Empty Iceland
On the long drive from Djupivogur to Myvatn we really appreciated just how sparsely settled Iceland is. There are less than 300,000 people on an island bigger than Belgium, and half of them live in Reykjavik. The other 150,000 or so live in tiny communities scattered across the island, few of them with even a thousand people - the biggest is only 16,000 people. The national Icelandic map we are using for driving includes a name for every settlement, including ones with only a single house, and yet we still drove for hundreds of kilometers without seeing any signs of civilisation beyond the long road ahead of us.
We drove along the fjords of eastern Iceland through the small communities, stopping off at Stodvarfjordur.
Stodvarfjordur is famous (by Icelandic measures) for the rock museum of Steinasfn Petru, collected by Petra Sveindottir and now displayed in her house. Disturbingly her children still live in the house, so as you wander through the collection you see family photos, people having a coffee in their kitchen and bedroom doors open. It must be a strange life.

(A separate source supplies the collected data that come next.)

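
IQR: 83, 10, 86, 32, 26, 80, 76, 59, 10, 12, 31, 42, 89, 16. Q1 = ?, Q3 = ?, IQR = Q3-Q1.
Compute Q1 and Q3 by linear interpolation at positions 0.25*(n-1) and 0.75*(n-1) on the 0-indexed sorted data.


Sorted: 10, 10, 12, 16, 26, 31, 32, 42, 59, 76, 80, 83, 86, 89
Q1 (25th %ile) = 18.5000
Q3 (75th %ile) = 79.0000
IQR = 79.0000 - 18.5000 = 60.5000

IQR = 60.5000


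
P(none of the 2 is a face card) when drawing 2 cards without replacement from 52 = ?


P(no face cards) = (40/52) × (39/51)
= 0.5882

P = 0.5882


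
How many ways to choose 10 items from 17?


C(17,10) = 17!/(10! × 7!)
= 355687428096000/(3628800 × 5040)
= 19448

C(17,10) = 19448


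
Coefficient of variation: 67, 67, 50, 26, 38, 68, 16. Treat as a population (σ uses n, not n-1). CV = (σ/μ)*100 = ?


Mean = 47.4286
SD = 19.7546
CV = (19.7546/47.4286)*100 = 41.6513%

CV = 41.6513%


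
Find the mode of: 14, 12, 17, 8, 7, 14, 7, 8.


Frequencies: 7:2, 8:2, 12:1, 14:2, 17:1
Max frequency = 2
Mode = 7, 8, 14

Mode = 7, 8, 14


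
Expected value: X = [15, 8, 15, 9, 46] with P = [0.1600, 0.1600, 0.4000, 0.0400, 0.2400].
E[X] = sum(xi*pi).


E[X] = 15*0.1600 + 8*0.1600 + 15*0.4000 + 9*0.0400 + 46*0.2400
= 2.4000 + 1.2800 + 6.0000 + 0.3600 + 11.0400
= 21.0800

E[X] = 21.0800


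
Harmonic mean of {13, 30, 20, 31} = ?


Sum of reciprocals = 1/13 + 1/30 + 1/20 + 1/31 = 0.192514
HM = 4/0.192514 = 20.7777

HM = 20.7777


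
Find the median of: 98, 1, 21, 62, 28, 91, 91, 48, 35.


Sorted: 1, 21, 28, 35, 48, 62, 91, 91, 98
n = 9 (odd)
Middle value = 48

Median = 48


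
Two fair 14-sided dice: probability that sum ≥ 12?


Total outcomes = 14×14 = 196
Favorable (sum ≥ 12): 141
P = 141/196 = 0.7194

P = 0.7194


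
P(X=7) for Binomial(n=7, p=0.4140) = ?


C(7,7) = 1
p^7 = 0.002085
(1-p)^0 = 1.000000
P = 1 * 0.002085 * 1.000000 = 0.0021

P(X=7) = 0.0021


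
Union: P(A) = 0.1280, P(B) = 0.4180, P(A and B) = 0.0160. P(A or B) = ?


P(A∪B) = 0.1280 + 0.4180 - 0.0160
= 0.5460 - 0.0160
= 0.5300

P(A∪B) = 0.5300


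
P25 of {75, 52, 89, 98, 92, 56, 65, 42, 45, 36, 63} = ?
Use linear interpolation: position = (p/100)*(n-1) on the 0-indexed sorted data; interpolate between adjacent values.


Sorted: 36, 42, 45, 52, 56, 63, 65, 75, 89, 92, 98
n = 11
Index = 25/100 * 10 = 2.5000
Lower = data[2] = 45, Upper = data[3] = 52
P25 = 45 + 0.5000*(7) = 48.5000

P25 = 48.5000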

From Stodvarfjordur we took a short-cut to Egilsstadir through a 15km tunnel under a mountain, had lunch and then drove up over a snowy mountain pass to picture-perfect Seydisfjordur. Seydisfjordur was built from pre-fab houses brought over from Norway, all painted pastel colours and perfectly framed on a blue harbour dwarfed by the sheer mountains of the fjord, very similar to Milford Sound in New Zealand. I particularly liked the pastel blue church built from corrugated iron, with views of waterfalls cascading down the walls of the fjords. As we drove back up over the mountain pass we stopped by the side of one of the waterfalls, enjoying the magnificent power of the water crashing through the granite, with the perfect blue sky and vibrant green of the alpine meadow.